Segundo Brougère (1998), o brincar é uma atividade muito presente na infância e se caracteriza como um dos principais processos em que são desenvolvidas as capacidades e potencialidades das crianças. No mesmo contexto, o autor fala que através do brincar as crianças testam suas habilidades, exercitam seus potenciais e lida com situações de interação social, elaboração de estratégias e resolução de conflitos.

Para Kishimoto (2011, p. 20), o brinquedo “supõe uma relação íntima com a criança e uma determinação quanto ao uso, ou seja, a ausência de um sistema de regras que organizam sua utilização”. O brinquedo permite a representação, a expressão de acontecimentos que evocam a realidade.

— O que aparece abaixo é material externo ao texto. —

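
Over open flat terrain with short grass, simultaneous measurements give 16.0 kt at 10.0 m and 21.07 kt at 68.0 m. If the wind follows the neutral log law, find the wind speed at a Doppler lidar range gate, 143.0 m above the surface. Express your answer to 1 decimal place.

Log law: V ∝ ln(z/z₀). From the pair, with r = V₁/V₂ = 0.75937,
ln z₀ = (ln z₁ − r·ln z₂)/(1 − r) = (2.3026 − 0.75937×4.2195)/0.24063 = -3.7469 → z₀ = 0.02359 m
V₃ = V₁ · ln(z₃/z₀)/ln(z₁/z₀) = 16.0 × 8.7097/6.0495 = 23.0360 kt

23.0 kt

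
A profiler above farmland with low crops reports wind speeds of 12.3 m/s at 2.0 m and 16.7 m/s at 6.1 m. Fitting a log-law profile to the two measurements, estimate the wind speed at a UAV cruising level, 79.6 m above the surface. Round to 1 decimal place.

26.8 m/s

Log law: V ∝ ln(z/z₀). From the pair, with r = V₁/V₂ = 0.73653,
ln z₀ = (ln z₁ − r·ln z₂)/(1 − r) = (0.6931 − 0.73653×1.8083)/0.26347 = -2.4242 → z₀ = 0.08855 m
V₃ = V₁ · ln(z₃/z₀)/ln(z₁/z₀) = 12.3 × 6.8012/3.1173 = 26.8354 m/s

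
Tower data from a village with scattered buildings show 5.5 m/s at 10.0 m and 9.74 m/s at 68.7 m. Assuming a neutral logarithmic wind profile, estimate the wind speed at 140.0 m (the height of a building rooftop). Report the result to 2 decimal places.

11.31 m/s

Log law: V ∝ ln(z/z₀). From the pair, with r = V₁/V₂ = 0.56468,
ln z₀ = (ln z₁ − r·ln z₂)/(1 − r) = (2.3026 − 0.56468×4.2297)/0.43532 = -0.1973 → z₀ = 0.8210 m
V₃ = V₁ · ln(z₃/z₀)/ln(z₁/z₀) = 5.5 × 5.1389/2.4999 = 11.3063 m/s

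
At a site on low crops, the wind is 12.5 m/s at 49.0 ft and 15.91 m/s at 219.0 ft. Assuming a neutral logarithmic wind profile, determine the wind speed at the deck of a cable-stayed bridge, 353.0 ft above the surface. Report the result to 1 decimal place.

17.0 m/s

Log law: V ∝ ln(z/z₀). From the pair, with r = V₁/V₂ = 0.78567,
ln z₀ = (ln z₁ − r·ln z₂)/(1 − r) = (3.8918 − 0.78567×5.3891)/0.21433 = -1.5966 → z₀ = 0.2026 ft
V₃ = V₁ · ln(z₃/z₀)/ln(z₁/z₀) = 12.5 × 7.4631/5.4885 = 16.9973 m/s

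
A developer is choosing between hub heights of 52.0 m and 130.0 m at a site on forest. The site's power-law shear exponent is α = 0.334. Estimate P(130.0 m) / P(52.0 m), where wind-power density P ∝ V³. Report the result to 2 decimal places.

Speed ratio: V_B/V_A = (z_B/z_A)^α = (130.0/52.0)^0.334 = (2.5000)^0.334 = 1.35804
Power-density ratio: P_B/P_A = (V_B/V_A)³ = (1.35804)³ = 2.50459

2.50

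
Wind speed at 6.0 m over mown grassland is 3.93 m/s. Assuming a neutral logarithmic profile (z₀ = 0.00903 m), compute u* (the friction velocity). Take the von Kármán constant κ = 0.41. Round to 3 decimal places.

Log law: V(z) = (u*/κ) · ln(z/z₀) ⇒ u* = κ · V / ln(z/z₀)
u* = 0.41 × 3.93 / ln(6.0/0.00903) = 0.41 × 3.93 / 6.4990
   = 1.6113 / 6.4990 = 0.2479 m/s

u* ≈ 0.248 m/s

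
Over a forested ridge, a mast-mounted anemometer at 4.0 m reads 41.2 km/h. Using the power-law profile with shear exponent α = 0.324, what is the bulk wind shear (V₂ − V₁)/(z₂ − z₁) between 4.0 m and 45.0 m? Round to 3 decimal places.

Power law: V₂ = V₁ · (z₂/z₁)^α = 41.2 × (11.2500)^0.324 = 90.2549 km/h
ΔV/Δz = (90.2549 − 41.2)/(45.0 − 4.0) = 49.0549/41.0000 = 1.19646 km/h/m

1.196 km/h/m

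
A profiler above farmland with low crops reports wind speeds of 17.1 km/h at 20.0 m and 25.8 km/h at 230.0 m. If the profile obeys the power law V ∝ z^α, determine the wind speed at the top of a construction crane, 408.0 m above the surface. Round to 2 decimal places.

28.41 km/h

First find α: α = ln(V₂/V₁)/ln(z₂/z₁) = ln(25.8/17.1)/ln(230.0/20.0) = 0.41130/2.44235 = 0.1684
Extrapolate from 230.0 m to 408.0 m: V₃ = 25.8 × (408.0/230.0)^0.1684 = 25.8 × 1.1013 = 28.4145 km/h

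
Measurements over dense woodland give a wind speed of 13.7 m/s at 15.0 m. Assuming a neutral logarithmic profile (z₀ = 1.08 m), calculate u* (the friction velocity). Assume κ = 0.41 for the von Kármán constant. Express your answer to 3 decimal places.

u* ≈ 2.135 m/s

Log law: V(z) = (u*/κ) · ln(z/z₀) ⇒ u* = κ · V / ln(z/z₀)
u* = 0.41 × 13.7 / ln(15.0/1.08) = 0.41 × 13.7 / 2.6311
   = 5.6170 / 2.6311 = 2.1349 m/s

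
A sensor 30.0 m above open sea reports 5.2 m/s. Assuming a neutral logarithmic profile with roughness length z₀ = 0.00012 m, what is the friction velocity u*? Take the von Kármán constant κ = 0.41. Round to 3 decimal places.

Log law: V(z) = (u*/κ) · ln(z/z₀) ⇒ u* = κ · V / ln(z/z₀)
u* = 0.41 × 5.2 / ln(30.0/0.00012) = 0.41 × 5.2 / 12.4292
   = 2.1320 / 12.4292 = 0.1715 m/s

u* ≈ 0.172 m/s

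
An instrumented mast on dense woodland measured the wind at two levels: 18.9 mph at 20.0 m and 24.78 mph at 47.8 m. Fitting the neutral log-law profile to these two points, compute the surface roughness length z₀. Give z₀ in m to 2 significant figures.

Log law: V(z) ∝ ln(z/z₀). With r = V₁/V₂ = 18.9/24.78 = 0.76271,
r · ln(z₂/z₀) = ln(z₁/z₀) ⇒ ln z₀ = (ln z₁ − r·ln z₂)/(1 − r)
ln z₀ = (2.99573 − 0.76271×3.86703) / 0.23729 = 0.1951
z₀ = exp(0.1951) = 1.215 m

z₀ ≈ 1.2 m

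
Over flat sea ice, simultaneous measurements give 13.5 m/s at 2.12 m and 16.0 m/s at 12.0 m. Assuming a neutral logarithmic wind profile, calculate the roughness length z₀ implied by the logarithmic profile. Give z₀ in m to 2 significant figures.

z₀ ≈ 0.00018 m

Log law: V(z) ∝ ln(z/z₀). With r = V₁/V₂ = 13.5/16.0 = 0.84375,
r · ln(z₂/z₀) = ln(z₁/z₀) ⇒ ln z₀ = (ln z₁ − r·ln z₂)/(1 − r)
ln z₀ = (0.75142 − 0.84375×2.48491) / 0.15625 = -8.6094
z₀ = exp(-8.6094) = 0.0001824 m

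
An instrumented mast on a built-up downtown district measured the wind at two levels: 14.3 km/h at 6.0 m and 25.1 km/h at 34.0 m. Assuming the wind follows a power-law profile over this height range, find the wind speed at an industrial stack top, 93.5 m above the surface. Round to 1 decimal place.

34.8 km/h

First find α: α = ln(V₂/V₁)/ln(z₂/z₁) = ln(25.1/14.3)/ln(34.0/6.0) = 0.56261/1.73460 = 0.3243
Extrapolate from 34.0 m to 93.5 m: V₃ = 25.1 × (93.5/34.0)^0.3243 = 25.1 × 1.3883 = 34.8473 km/h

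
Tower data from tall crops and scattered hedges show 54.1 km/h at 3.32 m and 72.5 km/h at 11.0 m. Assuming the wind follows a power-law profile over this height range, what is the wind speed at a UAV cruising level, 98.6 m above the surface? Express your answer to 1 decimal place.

123.9 km/h

First find α: α = ln(V₂/V₁)/ln(z₂/z₁) = ln(72.5/54.1)/ln(11.0/3.32) = 0.29275/1.19793 = 0.2444
Extrapolate from 11.0 m to 98.6 m: V₃ = 72.5 × (98.6/11.0)^0.2444 = 72.5 × 1.7091 = 123.9104 km/h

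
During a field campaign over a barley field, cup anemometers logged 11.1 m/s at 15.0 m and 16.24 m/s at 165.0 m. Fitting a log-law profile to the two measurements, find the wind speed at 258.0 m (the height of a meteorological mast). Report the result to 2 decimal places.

Log law: V ∝ ln(z/z₀). From the pair, with r = V₁/V₂ = 0.68350,
ln z₀ = (ln z₁ − r·ln z₂)/(1 − r) = (2.7081 − 0.68350×5.1059)/0.31650 = -2.4703 → z₀ = 0.08456 m
V₃ = V₁ · ln(z₃/z₀)/ln(z₁/z₀) = 11.1 × 8.0232/5.1783 = 17.1982 m/s

17.20 m/s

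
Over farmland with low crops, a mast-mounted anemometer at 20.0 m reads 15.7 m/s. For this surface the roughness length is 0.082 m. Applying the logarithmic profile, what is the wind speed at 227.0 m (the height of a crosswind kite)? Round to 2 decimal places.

Log law: V(z) ∝ ln(z/z₀), so V₂/V₁ = ln(z₂/z₀) / ln(z₁/z₀).
ln(227.0/0.082) = 7.9260, ln(20.0/0.082) = 5.4968
V₂ = 15.7 × 7.9260/5.4968 = 15.7 × 1.4419 = 22.6384 m/s

22.64 m/s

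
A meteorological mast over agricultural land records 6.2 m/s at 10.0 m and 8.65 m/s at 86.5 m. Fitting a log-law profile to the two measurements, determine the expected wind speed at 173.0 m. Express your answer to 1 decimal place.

Log law: V ∝ ln(z/z₀). From the pair, with r = V₁/V₂ = 0.71676,
ln z₀ = (ln z₁ − r·ln z₂)/(1 − r) = (2.3026 − 0.71676×4.4601)/0.28324 = -3.1574 → z₀ = 0.04254 m
V₃ = V₁ · ln(z₃/z₀)/ln(z₁/z₀) = 6.2 × 8.3107/5.4599 = 9.4371 m/s

9.4 m/s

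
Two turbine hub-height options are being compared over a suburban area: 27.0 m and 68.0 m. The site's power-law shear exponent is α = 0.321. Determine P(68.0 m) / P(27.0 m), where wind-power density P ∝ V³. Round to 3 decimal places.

Speed ratio: V_B/V_A = (z_B/z_A)^α = (68.0/27.0)^0.321 = (2.5185)^0.321 = 1.34514
Power-density ratio: P_B/P_A = (V_B/V_A)³ = (1.34514)³ = 2.43390

2.434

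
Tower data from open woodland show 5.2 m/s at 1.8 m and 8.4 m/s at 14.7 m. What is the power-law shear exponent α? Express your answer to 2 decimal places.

Power law: V₂/V₁ = (z₂/z₁)^α ⇒ α = ln(V₂/V₁) / ln(z₂/z₁)
α = ln(8.4/5.2) / ln(14.7/1.8) = ln(1.6154) / ln(8.1667)
  = 0.47957 / 2.10006 = 0.22836

α ≈ 0.23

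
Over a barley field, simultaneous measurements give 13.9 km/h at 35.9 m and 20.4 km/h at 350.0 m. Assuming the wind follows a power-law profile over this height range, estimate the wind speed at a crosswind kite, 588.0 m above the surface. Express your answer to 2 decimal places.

First find α: α = ln(V₂/V₁)/ln(z₂/z₁) = ln(20.4/13.9)/ln(350.0/35.9) = 0.38365/2.27720 = 0.1685
Extrapolate from 350.0 m to 588.0 m: V₃ = 20.4 × (588.0/350.0)^0.1685 = 20.4 × 1.0913 = 22.2633 km/h

22.26 km/h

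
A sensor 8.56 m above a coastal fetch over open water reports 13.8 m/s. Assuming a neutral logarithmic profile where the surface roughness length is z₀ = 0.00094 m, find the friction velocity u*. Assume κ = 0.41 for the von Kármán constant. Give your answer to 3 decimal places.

Log law: V(z) = (u*/κ) · ln(z/z₀) ⇒ u* = κ · V / ln(z/z₀)
u* = 0.41 × 13.8 / ln(8.56/0.00094) = 0.41 × 13.8 / 9.1167
   = 5.6580 / 9.1167 = 0.6206 m/s

u* ≈ 0.621 m/s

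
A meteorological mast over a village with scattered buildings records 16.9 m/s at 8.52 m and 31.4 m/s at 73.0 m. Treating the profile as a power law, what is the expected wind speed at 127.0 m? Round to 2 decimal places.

First find α: α = ln(V₂/V₁)/ln(z₂/z₁) = ln(31.4/16.9)/ln(73.0/8.52) = 0.61949/2.14804 = 0.2884
Extrapolate from 73.0 m to 127.0 m: V₃ = 31.4 × (127.0/73.0)^0.2884 = 31.4 × 1.1732 = 36.8370 m/s

36.84 m/s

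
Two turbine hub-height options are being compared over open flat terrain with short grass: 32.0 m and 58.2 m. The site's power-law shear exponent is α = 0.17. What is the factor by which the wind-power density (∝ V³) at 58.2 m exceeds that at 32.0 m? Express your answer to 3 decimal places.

Speed ratio: V_B/V_A = (z_B/z_A)^α = (58.2/32.0)^0.17 = (1.8188)^0.17 = 1.10704
Power-density ratio: P_B/P_A = (V_B/V_A)³ = (1.10704)³ = 1.35670

1.357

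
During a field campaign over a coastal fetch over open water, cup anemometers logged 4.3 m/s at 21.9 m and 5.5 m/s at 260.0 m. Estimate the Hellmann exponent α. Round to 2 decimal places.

α ≈ 0.10

Power law: V₂/V₁ = (z₂/z₁)^α ⇒ α = ln(V₂/V₁) / ln(z₂/z₁)
α = ln(5.5/4.3) / ln(260.0/21.9) = ln(1.2791) / ln(11.8721)
  = 0.24613 / 2.47419 = 0.09948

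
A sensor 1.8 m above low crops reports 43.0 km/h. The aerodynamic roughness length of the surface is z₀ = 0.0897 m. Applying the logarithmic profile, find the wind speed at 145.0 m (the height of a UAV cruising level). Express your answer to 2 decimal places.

105.93 km/h

Log law: V(z) ∝ ln(z/z₀), so V₂/V₁ = ln(z₂/z₀) / ln(z₁/z₀).
ln(145.0/0.0897) = 7.3880, ln(1.8/0.0897) = 2.9991
V₂ = 43.0 × 7.3880/2.9991 = 43.0 × 2.4634 = 105.9277 km/h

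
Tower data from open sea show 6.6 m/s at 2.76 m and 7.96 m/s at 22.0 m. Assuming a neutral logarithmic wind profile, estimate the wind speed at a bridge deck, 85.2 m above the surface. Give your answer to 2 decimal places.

Log law: V ∝ ln(z/z₀). From the pair, with r = V₁/V₂ = 0.82915,
ln z₀ = (ln z₁ − r·ln z₂)/(1 − r) = (1.0152 − 0.82915×3.0910)/0.17085 = -9.0586 → z₀ = 0.0001164 m
V₃ = V₁ · ln(z₃/z₀)/ln(z₁/z₀) = 6.6 × 13.5036/10.0738 = 8.8471 m/s

8.85 m/s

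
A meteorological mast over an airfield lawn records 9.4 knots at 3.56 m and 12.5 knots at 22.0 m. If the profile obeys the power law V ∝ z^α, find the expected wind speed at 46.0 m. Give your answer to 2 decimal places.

14.03 knots

First find α: α = ln(V₂/V₁)/ln(z₂/z₁) = ln(12.5/9.4)/ln(22.0/3.56) = 0.28502/1.82128 = 0.1565
Extrapolate from 22.0 m to 46.0 m: V₃ = 12.5 × (46.0/22.0)^0.1565 = 12.5 × 1.1224 = 14.0294 knots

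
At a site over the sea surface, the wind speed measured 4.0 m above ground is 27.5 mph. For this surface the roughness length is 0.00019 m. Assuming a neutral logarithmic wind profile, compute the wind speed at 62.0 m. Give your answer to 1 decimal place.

Log law: V(z) ∝ ln(z/z₀), so V₂/V₁ = ln(z₂/z₀) / ln(z₁/z₀).
ln(62.0/0.00019) = 12.6956, ln(4.0/0.00019) = 9.9548
V₂ = 27.5 × 12.6956/9.9548 = 27.5 × 1.2753 = 35.0715 mph

35.1 mph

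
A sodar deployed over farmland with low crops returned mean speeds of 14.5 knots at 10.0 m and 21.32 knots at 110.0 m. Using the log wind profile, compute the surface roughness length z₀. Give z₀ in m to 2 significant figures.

z₀ ≈ 0.061 m

Log law: V(z) ∝ ln(z/z₀). With r = V₁/V₂ = 14.5/21.32 = 0.68011,
r · ln(z₂/z₀) = ln(z₁/z₀) ⇒ ln z₀ = (ln z₁ − r·ln z₂)/(1 − r)
ln z₀ = (2.30259 − 0.68011×4.70048) / 0.31989 = -2.7956
z₀ = exp(-2.7956) = 0.06108 m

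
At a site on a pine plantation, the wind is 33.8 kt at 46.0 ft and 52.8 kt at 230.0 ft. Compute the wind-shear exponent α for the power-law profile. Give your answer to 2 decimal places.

Power law: V₂/V₁ = (z₂/z₁)^α ⇒ α = ln(V₂/V₁) / ln(z₂/z₁)
α = ln(52.8/33.8) / ln(230.0/46.0) = ln(1.5621) / ln(5.0000)
  = 0.44605 / 1.60944 = 0.27715

α ≈ 0.28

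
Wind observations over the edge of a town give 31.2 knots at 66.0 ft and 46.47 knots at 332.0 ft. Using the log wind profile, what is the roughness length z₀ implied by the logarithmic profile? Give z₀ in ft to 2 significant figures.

z₀ ≈ 2.4 ft

Log law: V(z) ∝ ln(z/z₀). With r = V₁/V₂ = 31.2/46.47 = 0.67140,
r · ln(z₂/z₀) = ln(z₁/z₀) ⇒ ln z₀ = (ln z₁ − r·ln z₂)/(1 − r)
ln z₀ = (4.18965 − 0.67140×5.80513) / 0.32860 = 0.8889
z₀ = exp(0.8889) = 2.432 ft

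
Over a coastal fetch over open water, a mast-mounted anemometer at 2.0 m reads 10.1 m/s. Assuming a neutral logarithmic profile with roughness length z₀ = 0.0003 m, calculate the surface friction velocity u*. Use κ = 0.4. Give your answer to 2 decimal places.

Log law: V(z) = (u*/κ) · ln(z/z₀) ⇒ u* = κ · V / ln(z/z₀)
u* = 0.4 × 10.1 / ln(2.0/0.0003) = 0.4 × 10.1 / 8.8049
   = 4.0400 / 8.8049 = 0.4588 m/s

u* ≈ 0.46 m/s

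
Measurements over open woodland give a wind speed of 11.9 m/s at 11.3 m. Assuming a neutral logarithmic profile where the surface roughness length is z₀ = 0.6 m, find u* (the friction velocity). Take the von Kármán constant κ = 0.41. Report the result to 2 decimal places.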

Um exemplo típico se dá quando uma criança de posse de um cabo de vassoura o utiliza para significar que está andando a cavalo, por exemplo, ou que está se utilizando deste objeto para representar uma espada. A autora entende essa situação como uma relação de substituição, ou seja, de reprodução do que existe no cotidiano, na natureza e nas construções humanas e ela complementa: “um dos objetivos do brinquedo é dar a criança um substituto dos objetos reais, para que possa manipulá-los” (KISHIMOTO, 2011, p. 21).

A brincadeira, por sua vez, é “a ação que a criança desempenha ao concretizar as regras do jogo, ao mergulhar na ação lúdica. Pode-se dizer que é o lúdico em ação. Dessa forma, brinquedo e brincadeira relacionam-se diretamente com a criança e não se confundem

com o jogo” (KISHIMOTO, 2011, p. 24).

Tais significados são expressos na fala de Ártemis quando relatou em sua entrevista a sua relação com o brincar, o brinquedo e a brincadeira em investidas na infância, principalmente incentivada por seus dois irmãos:

[...] se eu brincasse de casinha eles fabricavam meus móveis, eles fabricavam a casinha, eles faziam tudo, eles limpavam o terreno, eles construíam o meu brincar, se nós fôssemos brincar de carrinho eles construíam o carrinho [...], quando a gente ia brincar na beira do rio, que a gente brincava muito na barranca do rio, tinha uma parte assim limpa do meu pai e tinha umas árvores frutíferas, ali a gente brincava, ali a gente passava o dia construindo [...].

As construções, segundo Ártemis, eram realizadas utilizando-se de madeiras e outros materiais disponíveis ao redor do terreno.

Em relação a suas vivências na infância, Afrodite disse que quando era pequena, as colegas maiores a usavam como se fosse uma boneca, porém, na infância, brincava muito na escola, brincava de “ovo choco, de caçador, brincava daquela brincadeira de anel, ah muitas coisas, de puxar, fazer uma fileira, eu puxava pra ver que posição ia fazer dai a gente escolhia quem tinha feito a posição mais bonita”.

As brincadeiras realizadas por Ártemis e Afrodite utilizavam-se de objetos que estimulavam a imaginação. O brinquedo, portanto, não pode ser reduzido à dimensão do jogo, pois enquanto objeto, é sempre suporte da brincadeira.